La peur devient palpable
Avec l'enquête PMI européenne du mois d’avril, nous disposons aujourd’hui du premier chiffre qui rend compte du véritable impact de la guerre au Moyen-Orient. L’enquête mensuelle menée auprès des directeurs d’achats constitue un bon baromètre de la conjoncture économique, également pour la Banque centrale européenne (BCE). Le rythme ralentit, mais ce n’est même pas la principale préoccupation.
L’indice PMI global pour la zone euro a chuté pour la première fois en près d’un an et demi en dessous du niveau de 50 (de 50,7 à 48,6), le seuil symbolique qui marque la frontière entre croissance et contraction économique. Ce recul est à mettre sur le compte du secteur des services, qui représente toujours la plus grande part du PIB. Le PMI des services s'est ainsi replié, de 50,2 à 47,4, son niveau le plus faible en un peu plus de cinq ans. L’industrie manufacturière axée sur les exportations a partiellement amorti le choc, avec une hausse de 51,6 à 52,5, son plus haut en près de quatre ans. La plupart des entreprises du secteur préfèrent prendre leurs précautions et accumulent les stocks, par crainte (justifiée) de nouvelles perturbations des chaînes d’approvisionnement et de flambée des coûts. Les chiffres détaillés des nouvelles commandes montrent le même écart entre le secteur des services et l’industrie manufacturière. Le marché du travail ne souffre quant à lui pas encore du conflit. L’emploi a très légèrement diminué et à un rythme plus lent qu’en mars. Il va sans dire que les personnes interrogées dans l'enquête ne voient pas vraiment l'avenir en rose. La composante prospective, qui avait atteint son niveau le plus élevé depuis fin 2023 en février, est en deux mois retombée à son niveau le plus bas depuis novembre 2022, largement en dessous de sa moyenne à long terme.
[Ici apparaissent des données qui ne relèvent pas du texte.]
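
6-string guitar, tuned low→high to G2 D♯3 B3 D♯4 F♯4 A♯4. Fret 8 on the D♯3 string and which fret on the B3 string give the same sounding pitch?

Fret 8 on D♯3 is MIDI 51 + 8 = 59 (B3). On the B3 string (open MIDI 59), that pitch is 59 − 59 = fret 0.

0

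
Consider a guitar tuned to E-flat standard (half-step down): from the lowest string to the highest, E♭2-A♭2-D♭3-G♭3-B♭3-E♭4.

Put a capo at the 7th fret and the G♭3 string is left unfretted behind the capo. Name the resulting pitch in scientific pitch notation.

The capo raises the open G♭3 by 7 semitones to D♭4; fretting 0 more gives G♭3 + 7 + 0 = G♭3 + 7 semitones = D♭4.

D♭4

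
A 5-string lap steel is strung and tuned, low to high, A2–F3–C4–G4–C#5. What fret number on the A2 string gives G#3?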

Passons maintenant à la mauvaise nouvelle, surtout aux yeux de la BCE. Les séries relatives aux prix se sont envolées. Les coûts de production augmentent à leur rythme le plus rapide depuis fin 2022. Abstraction faite de la période post-Covid, il s'agit de la plus forte poussée inflationniste depuis 2000. C'est surtout dans l’industrie manufacturière qu'une grande partie de cette hausse des prix est déjà répercutée sur le client final. Dans l’ensemble, les prix de vente n'avaient plus autant grimpé depuis fin 2023. Étant donné les tensions croissantes dans les chaînes de production, cette inflation ne peut depuis longtemps plus uniquement être attribuée aux prix de l’énergie. Les prix des autres matières premières et le déséquilibre entre la demande et une offre perturbée rendent la tendance plus généralisée. Pour les semaines à venir, les auteurs de l’enquête craignent que les perturbations de l’offre continuent de peser sur la croissance et fassent encore grimper les coûts.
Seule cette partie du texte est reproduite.